最後の階段落ちの前、ルリ子を抱いた小夏がヤスに言う。
「こっちからこっち側のあたしらはスターさんで、こっちからそっちのあんたたちはゴミです。」
スターである銀ちゃんを落とせるのは、スターさん側でかつ銀ちゃんを愛し愛された小夏しかいない。最後の監督と銀ちゃんのやりとりの後ろで、最低限のまばたき以外ぴくりとも動かない無表情で佇んでいるさゆを観ながら、次は夏枝がいいなと思った。愛した男に罪無き四十万人の市民を一瞬で殺させてほしい。

限りなく勝海舟(@新幕末)のいでたちに近い姿で龍馬を演じており、対するのが土方役の味方というひじょーーーーにややこしい状況だったので、初見はちょっと笑ってしまった。とはいえ、いてくれると嬉しいし安心する圭ちゃん。役付きの人数が少ない中で、味方が現れる前からずっといる創くんと圭ちゃんがサブにどーんといてくれるの良かった。

あと中村屋の若旦那が「血を絶やさない」ために知らぬ男の子を妻に産ませるの、ちょうどはじ繭放送時期と被ったので、めっちゃグランギニョルだな!?と思ってしまったのはごめん。家柄が強いと大変だね…。

  • ケン(綱くん)

君は…なんでここに来たんだね…?というキャスト発表時の謎は、実際見てもわからんままだったけど、回を重ねるごとに声が死んでいっていて元気な若手のお手本みたいでよかった。率直に言って存在が薄いので初日はなんも印象に残んなかったんだけど、前列で入ったときにじっくり見たらいかにもナベの若手って感じの可愛い顔をしていた。身長もあるのでカテコでタキシード着るとシュっとしてて良い。
公演期間が3日しかないせいもあるかもだけど、突然突飛な方向に走り出すこともなく、手のかからない3歳って感じで可愛かった。追加公演の方が期間長いので、頑張って生き延びてほしい、綱くんの喉(笑)。

  • 銀ちゃん(味方)

味方、まじで紀伊國屋と付き合ってた。やしきさんが言ってたのは本当だった。
幕が開いて、白タキシードで現れるみかてぃ、本当にスターさんなんですよ。1幕ラストも本当に銀ちゃんが良くて、あそこで終わりでもいいと一瞬本気で思ったくらい。新幕末の日替わり大喜利でクソ隊士どもにおもちゃにされていたみかてぃは、4年前の命日公演で客席から馬場さんにメッタメタにされていたみかてぃは、すっかり紀伊國屋のモンスターたちの仲間入りをしてしまった。ちょーーーー似合ってたなぁ銀ちゃん。あそこまでハマると思わなかった。
あと初日から3か月というブランクがあったとは思えない声量に軽く引いたけど、2日目前方で入ったら肉声なのにちょっと音割れして聞こえたので、二度引いた。どういうことなの(笑)
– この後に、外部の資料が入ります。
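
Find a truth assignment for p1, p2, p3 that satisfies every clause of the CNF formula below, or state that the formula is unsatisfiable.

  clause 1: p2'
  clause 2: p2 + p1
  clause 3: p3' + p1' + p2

The clause (p2') is unit, so p2 = 0.
The clause (p1) is unit, so p1 = 1.
The clause (p3') is unit, so p3 = 0.
This assignment satisfies each clause.

p1 ↦ 1, p2 ↦ 0, p3 ↦ 0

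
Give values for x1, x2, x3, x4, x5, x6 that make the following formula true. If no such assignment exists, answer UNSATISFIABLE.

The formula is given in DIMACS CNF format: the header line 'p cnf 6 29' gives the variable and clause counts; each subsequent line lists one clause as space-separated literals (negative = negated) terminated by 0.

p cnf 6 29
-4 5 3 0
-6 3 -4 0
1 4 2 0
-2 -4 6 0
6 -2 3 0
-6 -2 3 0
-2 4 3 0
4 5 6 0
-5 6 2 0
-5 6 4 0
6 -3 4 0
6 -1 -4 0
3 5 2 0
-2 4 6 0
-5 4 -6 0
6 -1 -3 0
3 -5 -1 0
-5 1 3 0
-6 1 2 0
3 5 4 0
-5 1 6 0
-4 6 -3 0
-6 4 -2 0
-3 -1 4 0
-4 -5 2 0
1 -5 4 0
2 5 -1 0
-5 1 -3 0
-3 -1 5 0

x1: True, x2: True, x3: True, x4: True, x5: True, x6: True

Try x4 = True.
Try x5 = True.
From the singleton clause (x2), x2 = True.
From the singleton clause (x6), x6 = True.
From the singleton clause (x3), x3 = True.
From the singleton clause (x1), x1 = True.
Every clause now holds.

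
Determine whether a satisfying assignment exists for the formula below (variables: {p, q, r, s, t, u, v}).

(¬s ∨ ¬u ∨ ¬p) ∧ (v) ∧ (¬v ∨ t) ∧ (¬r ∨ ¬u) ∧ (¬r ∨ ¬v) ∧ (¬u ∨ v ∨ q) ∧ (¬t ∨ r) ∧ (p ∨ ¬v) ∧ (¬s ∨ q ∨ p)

No, unsatisfiable

From the singleton clause (v), v = True.
From the singleton clause (t), t = True.
From the singleton clause (¬r), r = False.
That conflicts with the unit clause (r).
No assignment satisfies every clause.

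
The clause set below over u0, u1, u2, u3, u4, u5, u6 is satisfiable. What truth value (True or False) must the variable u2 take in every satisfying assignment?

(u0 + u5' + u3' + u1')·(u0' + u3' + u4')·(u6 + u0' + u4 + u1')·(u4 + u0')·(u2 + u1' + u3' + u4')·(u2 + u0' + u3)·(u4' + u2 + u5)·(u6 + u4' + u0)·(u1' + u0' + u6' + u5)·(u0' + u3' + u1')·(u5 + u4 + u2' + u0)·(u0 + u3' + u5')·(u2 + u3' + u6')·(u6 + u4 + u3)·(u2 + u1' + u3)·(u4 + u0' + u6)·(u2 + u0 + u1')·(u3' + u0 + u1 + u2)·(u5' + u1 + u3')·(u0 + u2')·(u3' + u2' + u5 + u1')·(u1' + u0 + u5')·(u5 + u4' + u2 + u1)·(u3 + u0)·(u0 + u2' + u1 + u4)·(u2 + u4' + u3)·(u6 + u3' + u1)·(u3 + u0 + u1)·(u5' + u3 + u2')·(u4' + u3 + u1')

True

Suppose u2 = 0.
Try u4 = 1.
From the singleton clause (u5), u5 = 1.
From the singleton clause (u3), u3 = 1.
From the singleton clause (u0'), u0 = 0.
Now (u0) is unsatisfied and unit — conflict.
That branch fails; take u4 = 0 instead.
From the singleton clause (u0'), u0 = 0.
From the singleton clause (u1'), u1 = 0.
From the singleton clause (u3'), u3 = 0.
Now (u3) is unsatisfied and unit — conflict.
Either choice for u4 ends in contradiction.
So every satisfying assignment has u2 = True.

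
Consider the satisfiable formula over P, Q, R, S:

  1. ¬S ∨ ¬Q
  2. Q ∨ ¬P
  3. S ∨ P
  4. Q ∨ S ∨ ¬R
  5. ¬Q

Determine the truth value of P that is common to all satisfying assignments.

Suppose P = True.
Unit clause (Q) forces Q = True.
That conflicts with the unit clause (¬Q).
So every satisfying assignment has P = False.

False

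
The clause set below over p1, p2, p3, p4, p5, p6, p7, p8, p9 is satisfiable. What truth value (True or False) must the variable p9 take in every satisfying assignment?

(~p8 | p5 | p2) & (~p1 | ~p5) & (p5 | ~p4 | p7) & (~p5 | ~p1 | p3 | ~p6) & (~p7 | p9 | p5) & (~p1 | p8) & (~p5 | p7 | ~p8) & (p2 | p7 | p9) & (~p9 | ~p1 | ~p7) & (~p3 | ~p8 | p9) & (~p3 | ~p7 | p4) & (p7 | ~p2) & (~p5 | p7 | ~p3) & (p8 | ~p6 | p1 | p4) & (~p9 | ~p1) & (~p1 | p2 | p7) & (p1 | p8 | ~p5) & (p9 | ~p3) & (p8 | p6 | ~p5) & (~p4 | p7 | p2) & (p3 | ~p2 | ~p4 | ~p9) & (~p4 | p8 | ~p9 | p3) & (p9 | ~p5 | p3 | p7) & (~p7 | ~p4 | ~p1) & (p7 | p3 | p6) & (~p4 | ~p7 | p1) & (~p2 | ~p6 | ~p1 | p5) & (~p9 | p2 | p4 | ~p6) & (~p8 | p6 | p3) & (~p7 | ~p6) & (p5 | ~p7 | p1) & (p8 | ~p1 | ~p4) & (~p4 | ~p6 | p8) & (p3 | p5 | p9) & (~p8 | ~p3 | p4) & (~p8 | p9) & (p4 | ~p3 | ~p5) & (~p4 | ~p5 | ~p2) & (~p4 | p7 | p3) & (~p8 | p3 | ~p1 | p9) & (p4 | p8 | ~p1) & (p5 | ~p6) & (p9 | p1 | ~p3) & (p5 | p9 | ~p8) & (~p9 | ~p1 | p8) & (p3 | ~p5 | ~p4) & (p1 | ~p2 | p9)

Suppose p9 = 0.
Unit clause (~p3) forces p3 = 0.
Unit clause (p5) forces p5 = 1.
Unit clause (~p1) forces p1 = 0.
Unit clause (p8) forces p8 = 1.
That conflicts with the unit clause (~p8).
So every satisfying assignment has p9 = True.

True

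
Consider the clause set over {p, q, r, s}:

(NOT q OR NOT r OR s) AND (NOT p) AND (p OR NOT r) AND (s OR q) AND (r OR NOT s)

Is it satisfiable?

The clause (NOT p) is unit, so p = false.
The clause (NOT r) is unit, so r = false.
The clause (NOT s) is unit, so s = false.
The clause (q) is unit, so q = true.
This assignment satisfies each clause.
A satisfying assignment: p ↦ false, q ↦ true, r ↦ false, s ↦ false.

Yes, satisfiable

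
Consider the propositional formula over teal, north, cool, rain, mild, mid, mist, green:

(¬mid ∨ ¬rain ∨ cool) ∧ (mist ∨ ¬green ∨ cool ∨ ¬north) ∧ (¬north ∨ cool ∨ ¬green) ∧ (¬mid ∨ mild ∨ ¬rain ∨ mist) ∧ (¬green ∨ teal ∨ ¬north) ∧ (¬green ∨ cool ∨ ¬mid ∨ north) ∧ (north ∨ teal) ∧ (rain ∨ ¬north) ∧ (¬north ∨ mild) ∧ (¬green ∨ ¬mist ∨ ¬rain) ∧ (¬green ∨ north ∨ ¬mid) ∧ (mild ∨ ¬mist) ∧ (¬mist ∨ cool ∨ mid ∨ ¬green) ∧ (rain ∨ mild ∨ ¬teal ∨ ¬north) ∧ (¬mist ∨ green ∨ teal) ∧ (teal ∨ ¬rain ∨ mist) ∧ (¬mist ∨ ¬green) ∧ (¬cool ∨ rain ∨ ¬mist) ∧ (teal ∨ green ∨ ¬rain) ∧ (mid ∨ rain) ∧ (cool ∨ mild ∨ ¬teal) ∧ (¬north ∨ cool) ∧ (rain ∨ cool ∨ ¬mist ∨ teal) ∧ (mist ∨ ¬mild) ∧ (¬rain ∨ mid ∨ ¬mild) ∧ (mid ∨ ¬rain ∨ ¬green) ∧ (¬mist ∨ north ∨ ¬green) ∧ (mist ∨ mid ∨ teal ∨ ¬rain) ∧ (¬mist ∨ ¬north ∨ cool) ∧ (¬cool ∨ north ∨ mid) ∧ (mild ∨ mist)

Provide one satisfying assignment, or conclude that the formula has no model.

Case north = False:
The clause (teal) is unit, so teal = True.
Case green = False:
Case mild = True:
The clause (mist) is unit, so mist = True.
Case cool = False:
Case mid = True:
The clause (¬rain) is unit, so rain = False.
This assignment satisfies each clause.

teal=True; north=False; cool=False; rain=False; mild=True; mid=True; mist=True; green=False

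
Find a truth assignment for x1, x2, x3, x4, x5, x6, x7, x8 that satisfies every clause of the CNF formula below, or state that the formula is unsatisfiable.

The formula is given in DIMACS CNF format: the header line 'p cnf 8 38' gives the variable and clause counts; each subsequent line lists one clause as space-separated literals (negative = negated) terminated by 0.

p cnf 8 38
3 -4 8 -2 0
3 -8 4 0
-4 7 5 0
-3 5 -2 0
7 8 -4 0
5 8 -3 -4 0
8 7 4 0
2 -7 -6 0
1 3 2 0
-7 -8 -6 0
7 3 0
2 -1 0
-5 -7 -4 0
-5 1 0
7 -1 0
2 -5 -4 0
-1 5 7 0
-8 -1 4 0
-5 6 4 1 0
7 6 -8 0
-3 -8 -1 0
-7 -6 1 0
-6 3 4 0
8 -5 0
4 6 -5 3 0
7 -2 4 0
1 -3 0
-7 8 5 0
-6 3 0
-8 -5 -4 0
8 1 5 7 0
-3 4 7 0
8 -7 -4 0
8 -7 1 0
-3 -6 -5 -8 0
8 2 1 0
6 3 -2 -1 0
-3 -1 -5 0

Try x7 = True.
Try x2 = True.
Try x3 = False.
(¬x6) alone gives x6 = False.
(¬x1) alone gives x1 = False.
(¬x5) alone gives x5 = False.
(x8) alone gives x8 = True.
(x4) alone gives x4 = True.
This assignment satisfies each clause.

x1: False,  x2: True,  x3: False,  x4: True,  x5: False,  x6: False,  x7: True,  x8: True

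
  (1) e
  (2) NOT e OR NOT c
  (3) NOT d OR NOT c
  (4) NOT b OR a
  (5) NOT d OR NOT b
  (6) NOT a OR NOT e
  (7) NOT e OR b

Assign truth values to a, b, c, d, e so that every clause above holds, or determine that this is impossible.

(e) alone gives e = true.
(NOT c) alone gives c = false.
(NOT a) alone gives a = false.
(NOT b) alone gives b = false.
Now (b) is unsatisfied and unit — conflict.

UNSATISFIABLE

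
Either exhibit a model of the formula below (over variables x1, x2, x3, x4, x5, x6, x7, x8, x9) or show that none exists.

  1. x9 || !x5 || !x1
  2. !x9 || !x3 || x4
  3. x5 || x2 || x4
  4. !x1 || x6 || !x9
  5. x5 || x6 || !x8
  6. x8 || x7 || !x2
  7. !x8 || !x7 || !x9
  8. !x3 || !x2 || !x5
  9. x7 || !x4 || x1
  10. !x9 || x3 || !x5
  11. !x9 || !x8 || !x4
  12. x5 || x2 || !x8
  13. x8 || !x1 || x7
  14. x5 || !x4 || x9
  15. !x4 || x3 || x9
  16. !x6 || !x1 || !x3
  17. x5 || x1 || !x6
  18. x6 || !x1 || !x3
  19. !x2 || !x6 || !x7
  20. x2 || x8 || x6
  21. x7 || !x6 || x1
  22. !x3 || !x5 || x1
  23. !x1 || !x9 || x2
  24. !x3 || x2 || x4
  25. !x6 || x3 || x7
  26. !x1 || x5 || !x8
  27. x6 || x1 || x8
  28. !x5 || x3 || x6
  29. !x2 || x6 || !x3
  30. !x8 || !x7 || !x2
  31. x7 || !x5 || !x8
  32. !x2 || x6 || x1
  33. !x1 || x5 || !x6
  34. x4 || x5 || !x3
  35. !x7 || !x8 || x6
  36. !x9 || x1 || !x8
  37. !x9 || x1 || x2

x1: false; x2: false; x3: false; x4: false; x5: true; x6: true; x7: true; x8: true; x9: false

Branch on x9: set x9 = false.
Branch on x5: set x5 = true.
(!x1) alone gives x1 = false.
(!x3) alone gives x3 = false.
(!x4) alone gives x4 = false.
(x6) alone gives x6 = true.
(x7) alone gives x7 = true.
(!x2) alone gives x2 = false.
No clause remains; x8 is free.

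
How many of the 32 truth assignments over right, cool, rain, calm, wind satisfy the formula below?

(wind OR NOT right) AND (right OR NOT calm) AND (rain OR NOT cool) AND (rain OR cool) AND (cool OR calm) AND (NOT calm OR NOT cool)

4

There are 2^5 = 32 truth assignments over (right, cool, rain, calm, wind).
Split on wind. With wind = true, the clauses containing wind are satisfied and NOT wind drops from the rest; 3 of the 2^4 = 16 assignments to the other variables satisfy what remains.
With wind = false, by the same count on the reduced clause set, 1 assignment works.
(One model: right=F, cool=T, rain=T, calm=F, wind=F.)
Total: 3 + 1 = 4.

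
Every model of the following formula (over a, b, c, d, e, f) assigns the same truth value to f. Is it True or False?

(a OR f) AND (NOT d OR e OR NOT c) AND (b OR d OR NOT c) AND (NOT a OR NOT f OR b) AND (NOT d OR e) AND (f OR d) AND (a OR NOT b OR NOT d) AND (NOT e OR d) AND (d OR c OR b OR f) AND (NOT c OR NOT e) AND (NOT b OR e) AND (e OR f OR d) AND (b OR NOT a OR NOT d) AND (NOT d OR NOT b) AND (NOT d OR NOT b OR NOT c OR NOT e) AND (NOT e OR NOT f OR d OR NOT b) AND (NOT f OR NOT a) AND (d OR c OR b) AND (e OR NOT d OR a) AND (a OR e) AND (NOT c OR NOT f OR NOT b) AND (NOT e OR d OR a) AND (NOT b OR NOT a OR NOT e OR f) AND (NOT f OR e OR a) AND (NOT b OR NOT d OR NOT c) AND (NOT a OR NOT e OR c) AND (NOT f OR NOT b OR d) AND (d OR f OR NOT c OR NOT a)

True

Suppose f = false.
Unit clause (a) forces a = true.
Unit clause (d) forces d = true.
Unit clause (e) forces e = true.
Unit clause (NOT c) forces c = false.
That conflicts with the unit clause (c).
So every satisfying assignment has f = True.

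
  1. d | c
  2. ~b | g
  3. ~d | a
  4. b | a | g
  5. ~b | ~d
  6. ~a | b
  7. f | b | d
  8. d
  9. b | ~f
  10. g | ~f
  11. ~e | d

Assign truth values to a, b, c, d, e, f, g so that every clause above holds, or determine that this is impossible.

Unit clause (d) forces d = 1.
Unit clause (a) forces a = 1.
Unit clause (~b) forces b = 0.
That conflicts with the unit clause (b).

UNSATISFIABLE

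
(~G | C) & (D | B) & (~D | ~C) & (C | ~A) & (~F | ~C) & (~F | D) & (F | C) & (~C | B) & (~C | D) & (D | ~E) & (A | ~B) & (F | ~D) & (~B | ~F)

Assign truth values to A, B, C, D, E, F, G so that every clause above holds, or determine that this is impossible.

A=0,  B=0,  C=0,  D=1,  E=0,  F=1,  G=0

Suppose G = 0.
Suppose D = 1.
The clause (~C) is unit, so C = 0.
The clause (~A) is unit, so A = 0.
The clause (F) is unit, so F = 1.
The clause (~B) is unit, so B = 0.
No clause remains; E is free.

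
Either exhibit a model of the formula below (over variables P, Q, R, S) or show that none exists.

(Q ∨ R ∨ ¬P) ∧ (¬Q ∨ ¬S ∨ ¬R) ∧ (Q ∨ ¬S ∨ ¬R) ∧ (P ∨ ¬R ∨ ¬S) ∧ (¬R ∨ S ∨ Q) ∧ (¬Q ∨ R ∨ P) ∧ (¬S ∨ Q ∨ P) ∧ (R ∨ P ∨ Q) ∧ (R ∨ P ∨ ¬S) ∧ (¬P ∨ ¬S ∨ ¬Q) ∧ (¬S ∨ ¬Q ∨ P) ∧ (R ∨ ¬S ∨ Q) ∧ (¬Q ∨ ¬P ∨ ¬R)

Try Q = True.
Try S = False.
Try R = True.
The clause (¬P) is unit, so P = False.
This assignment satisfies each clause.

P: False, Q: True, R: True, S: False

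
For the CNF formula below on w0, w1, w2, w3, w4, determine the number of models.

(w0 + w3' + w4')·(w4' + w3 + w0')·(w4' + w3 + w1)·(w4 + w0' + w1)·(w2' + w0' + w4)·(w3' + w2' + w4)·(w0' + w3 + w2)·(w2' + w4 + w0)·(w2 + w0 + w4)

7

There are 2^5 = 32 truth assignments over (w0, w1, w2, w3, w4).
Split on w0. With w0 = 1, the clauses containing w0 are satisfied and w0' drops from the rest; 5 of the 2^4 = 16 assignments to the other variables satisfy what remains.
With w0 = 0, by the same count on the reduced clause set, 2 assignments work.
Total: 5 + 2 = 7.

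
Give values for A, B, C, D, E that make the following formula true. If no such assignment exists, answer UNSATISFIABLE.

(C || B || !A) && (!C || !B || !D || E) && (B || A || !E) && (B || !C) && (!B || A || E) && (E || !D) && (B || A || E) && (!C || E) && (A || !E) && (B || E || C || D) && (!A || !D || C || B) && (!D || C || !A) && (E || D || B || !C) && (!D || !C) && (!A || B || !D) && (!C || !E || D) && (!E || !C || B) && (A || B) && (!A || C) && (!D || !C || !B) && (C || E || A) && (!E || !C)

UNSATISFIABLE

Try B = true.
Try A = true.
From the singleton clause (C), C = true.
From the singleton clause (E), E = true.
But (!E) is also a unit clause — contradiction.
Backtrack on A: now try A = false.
From the singleton clause (E), E = true.
But (!E) is also a unit clause — contradiction.
Either choice for A ends in contradiction.
Backtrack on B: now try B = false.
From the singleton clause (!C), C = false.
From the singleton clause (!A), A = false.
But (A) is also a unit clause — contradiction.
Either choice for B ends in contradiction.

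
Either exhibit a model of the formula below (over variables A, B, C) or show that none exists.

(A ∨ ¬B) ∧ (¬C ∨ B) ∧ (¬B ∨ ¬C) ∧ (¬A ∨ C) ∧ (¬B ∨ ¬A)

Try A = False.
From the singleton clause (¬B), B = False.
From the singleton clause (¬C), C = False.
This assignment satisfies each clause.

A ↦ False, B ↦ False, C ↦ False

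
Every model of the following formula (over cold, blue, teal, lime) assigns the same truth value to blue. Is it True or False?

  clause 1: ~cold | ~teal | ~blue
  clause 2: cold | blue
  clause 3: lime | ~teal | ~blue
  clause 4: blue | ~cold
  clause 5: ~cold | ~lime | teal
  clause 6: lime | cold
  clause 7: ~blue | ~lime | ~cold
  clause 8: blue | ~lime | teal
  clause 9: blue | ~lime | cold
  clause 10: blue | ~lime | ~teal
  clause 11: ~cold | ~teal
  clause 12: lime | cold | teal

True

Suppose blue = 0.
Unit clause (cold) forces cold = 1.
But (~cold) is also a unit clause — contradiction.
So every satisfying assignment has blue = True.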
今回の「銀ちゃんが逝く」は、1時間ごとに換気休憩を入れる都合上、ヤスの階段落ちまでが1時間で描かれる。
1幕は大部屋役者のヤスが銀ちゃんと小夏のために階段落ちをしてスターになる話。2幕は銀ちゃんと小夏、それと中村屋も含めたスターさんたちの話。そしてどっちもたぶん、「次の世代」へ繋げるための階段落ち。1幕の階段落ち直前、ヤスは銀ちゃんに「じゃないと新しい命産まれません!」と叫ぶ。銀ちゃんは娘をこの世に誕生させるためにヤスを斬る。2幕は愛する娘を救うために、今度は自分が階段から落ちる。


銀ちゃんが死んだら、新しい時代が開ける。
紀伊國屋ですっかり本物のスターさんになってしまった味方を観ながら、「これが味方の卒業公演で、次からまた新しい世代のつか作品が誕生したらめちゃくちゃ痺れる展開だなぁ」なんて思ったけど、現状特に跡継ぎに入れそうな子が浮かばないのが惜しいところだな。
でもよく考えたら馬場さんがリリーやった時点で味方はまだあの周辺に影も形もなくて、りゅーきの引退と綺麗に入れ替わるという凄いタイミングで次の桂小五郎をやった若手俳優が、びっくりするほど喉が強くてそのままあれよあれよとニュージェネレーションを築き上げてしまったのだから、次の世代なんてのは客が思っても見なかったところから突然現れるんだろう。